War Of The Words
The first two panels are essentially a transcription of the actual conversation. For him it’s a kind of “fish story,” this supposed fifteen letter word, falling into that distinct category of lies that includes such dubious classics as Canadian Girlfriends or Exploits Behind The Roller Rink. Maybe you didn’t have a roller rink where you lived, but we did, and one was often regaled with thoroughly detailed (and occasionally physically impossible) tales of pubescent eros. If all the stories one heard about this venue were true, perpetually writhing teens must have been stacked like cordwood.
I mostly played Gauntlet during these things, or dragged those girls who relented out on the floor to injure them. I needed them to hold me upright, a fact I typically withheld during the courtship phase.

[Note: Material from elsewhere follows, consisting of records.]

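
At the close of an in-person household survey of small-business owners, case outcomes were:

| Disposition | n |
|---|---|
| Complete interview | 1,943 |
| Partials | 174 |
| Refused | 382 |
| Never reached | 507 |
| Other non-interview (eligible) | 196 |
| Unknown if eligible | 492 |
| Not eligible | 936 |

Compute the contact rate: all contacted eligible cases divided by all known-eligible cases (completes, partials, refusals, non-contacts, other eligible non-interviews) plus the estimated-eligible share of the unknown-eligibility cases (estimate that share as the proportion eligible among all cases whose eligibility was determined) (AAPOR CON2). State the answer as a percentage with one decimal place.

Num: 1943 + 174 + 382 + 196 = 2695
Eligible (known): 1943 + 174 + 382 + 507 + 196 = 3202
e = 3202 / (3202 + 936) = 3202 / 4138 = 0.7738
Estimated eligible among unknowns: 0.7738 × 492 = 380.71
Denominator: 3202 + 380.71 = 3582.71
CON2 = 2695 / 3582.71 = 0.7522

75.2%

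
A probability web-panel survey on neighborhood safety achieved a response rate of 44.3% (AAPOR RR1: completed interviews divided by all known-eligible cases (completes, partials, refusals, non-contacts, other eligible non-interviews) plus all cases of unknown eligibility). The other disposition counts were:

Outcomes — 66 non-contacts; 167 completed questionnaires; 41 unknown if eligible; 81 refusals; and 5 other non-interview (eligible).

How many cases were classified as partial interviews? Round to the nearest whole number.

RR1 = 167 / D = 0.443
D = 167 / 0.443 = 377.0
Remaining denominator categories sum to 360
partial interviews = 377.0 − 360 ≈ 17

17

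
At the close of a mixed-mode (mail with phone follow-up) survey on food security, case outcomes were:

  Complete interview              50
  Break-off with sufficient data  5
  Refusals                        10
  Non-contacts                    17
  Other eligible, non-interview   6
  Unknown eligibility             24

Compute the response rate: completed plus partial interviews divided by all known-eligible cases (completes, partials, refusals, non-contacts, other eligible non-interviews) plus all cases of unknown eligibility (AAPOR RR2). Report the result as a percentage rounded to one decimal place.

49.1%

Num = 50 + 5 = 55
Base = 50 + 5 + 10 + 17 + 6 + 24 = 112
RR2 = 55 / 112 = 0.4911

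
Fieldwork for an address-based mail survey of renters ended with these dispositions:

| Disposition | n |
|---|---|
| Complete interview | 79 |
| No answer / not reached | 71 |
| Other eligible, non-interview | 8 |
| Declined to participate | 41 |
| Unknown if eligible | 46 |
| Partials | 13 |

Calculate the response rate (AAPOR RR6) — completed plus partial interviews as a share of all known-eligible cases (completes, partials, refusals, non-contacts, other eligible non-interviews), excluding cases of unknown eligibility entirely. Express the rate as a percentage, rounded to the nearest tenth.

43.4%

Top = 79 + 13 = 92
Denominator = 79 + 13 + 41 + 71 + 8 = 212
RR6 = 92 / 212 = 0.4340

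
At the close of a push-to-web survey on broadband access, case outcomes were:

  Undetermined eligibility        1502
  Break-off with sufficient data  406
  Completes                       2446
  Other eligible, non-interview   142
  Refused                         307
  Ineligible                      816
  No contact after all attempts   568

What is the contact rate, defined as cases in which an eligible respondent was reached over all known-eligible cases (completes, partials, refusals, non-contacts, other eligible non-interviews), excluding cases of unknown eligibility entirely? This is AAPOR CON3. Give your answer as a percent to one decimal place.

85.3%

Num = 2446 + 406 + 307 + 142 = 3301
Denominator = 2446 + 406 + 307 + 568 + 142 = 3869
CON3 = 3301 / 3869 = 0.8532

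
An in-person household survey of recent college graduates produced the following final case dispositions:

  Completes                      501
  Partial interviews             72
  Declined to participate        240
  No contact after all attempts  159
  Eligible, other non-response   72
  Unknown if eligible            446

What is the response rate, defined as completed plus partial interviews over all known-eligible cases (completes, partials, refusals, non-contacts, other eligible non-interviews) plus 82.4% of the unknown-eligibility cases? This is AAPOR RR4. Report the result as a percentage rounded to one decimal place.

40.6%

Top = 501 + 72 = 573
Determined eligible = 501 + 72 + 240 + 159 + 72 = 1044
Eligible share of unknowns = 0.8240 × 446 = 367.50
Denom = 1044 + 367.50 = 1411.50
RR4 = 573 / 1411.50 = 0.4060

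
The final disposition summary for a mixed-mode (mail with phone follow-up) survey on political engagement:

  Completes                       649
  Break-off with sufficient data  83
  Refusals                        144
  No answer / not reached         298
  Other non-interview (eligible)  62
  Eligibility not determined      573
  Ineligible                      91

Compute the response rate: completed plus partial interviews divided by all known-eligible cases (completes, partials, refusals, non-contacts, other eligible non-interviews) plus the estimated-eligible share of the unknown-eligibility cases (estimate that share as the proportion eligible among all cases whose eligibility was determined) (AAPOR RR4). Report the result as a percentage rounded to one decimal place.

Top: 649 + 83 = 732
Determined eligible: 649 + 83 + 144 + 298 + 62 = 1236
e = 1236 / (1236 + 91) = 1236 / 1327 = 0.9314
Eligible share of unknowns: 0.9314 × 573 = 533.69
Base: 1236 + 533.69 = 1769.69
RR4 = 732 / 1769.69 = 0.4136

41.4%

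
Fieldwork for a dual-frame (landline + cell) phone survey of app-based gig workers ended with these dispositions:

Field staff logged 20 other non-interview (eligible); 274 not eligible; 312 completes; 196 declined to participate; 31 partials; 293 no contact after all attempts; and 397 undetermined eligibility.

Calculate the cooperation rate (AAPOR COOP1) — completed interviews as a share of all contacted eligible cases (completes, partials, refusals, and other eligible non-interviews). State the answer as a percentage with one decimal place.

Numerator: 312
Base: 312 + 31 + 196 + 20 = 559
COOP1 = 312 / 559 = 0.5581

55.8%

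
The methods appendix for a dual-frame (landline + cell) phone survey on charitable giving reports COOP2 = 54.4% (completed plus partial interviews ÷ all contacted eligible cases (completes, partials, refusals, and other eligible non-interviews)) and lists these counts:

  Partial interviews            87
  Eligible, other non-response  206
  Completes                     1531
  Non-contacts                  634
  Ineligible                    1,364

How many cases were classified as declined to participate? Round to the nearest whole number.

1150

Numerator → 1531 + 87 = 1618
COOP2 = 1618 / D = 0.544
D = 1618 / 0.544 = 2974.3
Rest of base = 1824
declined to participate = 2974.3 − 1824 ≈ 1150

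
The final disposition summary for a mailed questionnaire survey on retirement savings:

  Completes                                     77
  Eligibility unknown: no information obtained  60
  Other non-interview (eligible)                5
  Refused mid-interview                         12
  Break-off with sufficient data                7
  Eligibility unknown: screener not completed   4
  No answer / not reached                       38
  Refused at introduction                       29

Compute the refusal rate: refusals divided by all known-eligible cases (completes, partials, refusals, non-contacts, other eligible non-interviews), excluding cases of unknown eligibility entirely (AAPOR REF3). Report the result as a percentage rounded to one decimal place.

24.4%

Declined to participate = 29 + 12 = 41
Unknown if eligible = 4 + 60 = 64
Numerator = 41
Base = 77 + 7 + 41 + 38 + 5 = 168
REF3 = 41 / 168 = 0.2440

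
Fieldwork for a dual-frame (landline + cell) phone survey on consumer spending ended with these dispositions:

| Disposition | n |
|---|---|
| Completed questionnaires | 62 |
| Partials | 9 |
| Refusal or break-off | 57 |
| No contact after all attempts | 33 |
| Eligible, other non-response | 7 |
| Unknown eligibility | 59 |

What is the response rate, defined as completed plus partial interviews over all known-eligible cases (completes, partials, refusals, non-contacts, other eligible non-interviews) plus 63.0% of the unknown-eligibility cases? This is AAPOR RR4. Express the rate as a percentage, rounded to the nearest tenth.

34.6%

Numerator → 62 + 9 = 71
Known eligible → 62 + 9 + 57 + 33 + 7 = 168
e × U → 0.6300 × 59 = 37.17
Denom → 168 + 37.17 = 205.17
RR4 = 71 / 205.17 = 0.3461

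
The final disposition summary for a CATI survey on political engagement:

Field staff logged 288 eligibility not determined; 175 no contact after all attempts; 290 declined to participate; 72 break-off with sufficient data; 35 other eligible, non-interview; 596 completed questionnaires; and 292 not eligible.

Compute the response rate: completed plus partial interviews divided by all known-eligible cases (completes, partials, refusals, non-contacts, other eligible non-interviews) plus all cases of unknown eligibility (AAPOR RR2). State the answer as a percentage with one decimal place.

Top: 596 + 72 = 668
Denom: 596 + 72 + 290 + 175 + 35 + 288 = 1456
RR2 = 668 / 1456 = 0.4588

45.9%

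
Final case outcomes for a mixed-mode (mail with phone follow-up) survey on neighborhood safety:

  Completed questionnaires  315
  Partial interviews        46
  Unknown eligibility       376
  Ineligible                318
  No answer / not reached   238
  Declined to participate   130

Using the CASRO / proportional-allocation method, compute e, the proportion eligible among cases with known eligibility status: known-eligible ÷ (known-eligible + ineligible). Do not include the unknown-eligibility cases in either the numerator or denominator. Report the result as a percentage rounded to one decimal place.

Eligible (known): 315 + 46 + 130 + 238 = 729
e = 729 / (729 + 318) = 729 / 1047 = 0.6963

69.6%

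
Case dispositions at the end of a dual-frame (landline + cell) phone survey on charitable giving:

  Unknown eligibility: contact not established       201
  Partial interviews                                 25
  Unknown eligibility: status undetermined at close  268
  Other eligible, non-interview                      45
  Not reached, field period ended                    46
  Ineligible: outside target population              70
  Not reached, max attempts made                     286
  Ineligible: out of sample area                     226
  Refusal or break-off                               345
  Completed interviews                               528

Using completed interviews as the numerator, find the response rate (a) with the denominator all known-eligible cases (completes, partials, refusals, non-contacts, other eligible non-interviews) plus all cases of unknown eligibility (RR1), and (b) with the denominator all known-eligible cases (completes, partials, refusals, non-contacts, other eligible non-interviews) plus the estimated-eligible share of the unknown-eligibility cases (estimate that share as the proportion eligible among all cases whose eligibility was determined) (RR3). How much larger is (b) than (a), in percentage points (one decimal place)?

1.6

No answer / not reached = 46 + 286 = 332
Undetermined eligibility = 201 + 268 = 469
Ineligible = 70 + 226 = 296
Numerator = 528
Base = 528 + 25 + 345 + 332 + 45 + 469 = 1744
RR1 = 528 / 1744 = 0.3028
Determined eligible = 528 + 25 + 345 + 332 + 45 = 1275
e = 1275 / (1275 + 296) = 1275 / 1571 = 0.8116
Eligible share of unknowns = 0.8116 × 469 = 380.64
Base = 1275 + 380.64 = 1655.64
RR3 = 528 / 1655.64 = 0.3189
Difference = 31.89 − 30.28 = 1.61 percentage points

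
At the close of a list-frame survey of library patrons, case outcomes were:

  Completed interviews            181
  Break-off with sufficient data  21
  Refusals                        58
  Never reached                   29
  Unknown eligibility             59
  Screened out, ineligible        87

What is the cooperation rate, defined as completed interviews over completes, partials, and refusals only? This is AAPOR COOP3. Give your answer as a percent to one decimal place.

Top: 181
Denominator: 181 + 21 + 58 = 260
COOP3 = 181 / 260 = 0.6962

69.6%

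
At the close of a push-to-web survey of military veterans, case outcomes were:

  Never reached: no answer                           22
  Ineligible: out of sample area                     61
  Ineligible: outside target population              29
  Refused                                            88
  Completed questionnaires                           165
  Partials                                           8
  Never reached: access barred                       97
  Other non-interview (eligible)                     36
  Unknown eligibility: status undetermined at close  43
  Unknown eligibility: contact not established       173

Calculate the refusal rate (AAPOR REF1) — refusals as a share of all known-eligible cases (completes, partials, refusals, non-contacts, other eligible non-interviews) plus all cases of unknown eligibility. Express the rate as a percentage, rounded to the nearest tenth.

13.9%

Never reached = 22 + 97 = 119
Eligibility not determined = 173 + 43 = 216
Ineligible = 29 + 61 = 90
Num → 88
Base → 165 + 8 + 88 + 119 + 36 + 216 = 632
REF1 = 88 / 632 = 0.1392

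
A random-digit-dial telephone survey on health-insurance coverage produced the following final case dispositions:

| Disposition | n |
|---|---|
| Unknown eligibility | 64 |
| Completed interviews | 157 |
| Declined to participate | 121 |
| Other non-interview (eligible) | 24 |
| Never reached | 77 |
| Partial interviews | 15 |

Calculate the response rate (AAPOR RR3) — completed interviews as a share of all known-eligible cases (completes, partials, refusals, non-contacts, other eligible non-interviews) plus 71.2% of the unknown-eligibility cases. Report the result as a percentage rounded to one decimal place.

35.7%

Top: 157
Known eligible: 157 + 15 + 121 + 77 + 24 = 394
Estimated eligible among unknowns: 0.7120 × 64 = 45.57
Base: 394 + 45.57 = 439.57
RR3 = 157 / 439.57 = 0.3572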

In any case, I love words and I love to remember them, but I need some kind of context to hang them on. Someone named Evan taught me the word macropterous two years ago, and I’ve never forgotten him. But words in scramble games aren’t even words as my mind understands them, and I have no natural skill with games that involve loose letters. These aren’t words as meaning, they’re not even whole words in my mind: they’re polyamorous molecules dancing in solution. They’re game pieces, and when building a word over the course of a level - slowly trimming the set until it yields the desired fruit - its meaning is in constant flux. That’s part of what makes a fifteen letter word less of an immaculate conception and more like dragging a plow. By my method, it’s almost entirely mundane. Then you dust off some workhorse suffix like -ously, -ation, or -esque, and Bob’s your uncle.
That’s why I hate Warp Tiles, because they preclude these long scams, which for me is the entire game. I will be recorded in the Great Book as the only person in the history of History to ever ragequit Bookworm Adventures, which I’m aware is a shameful and borderline loathsome indication.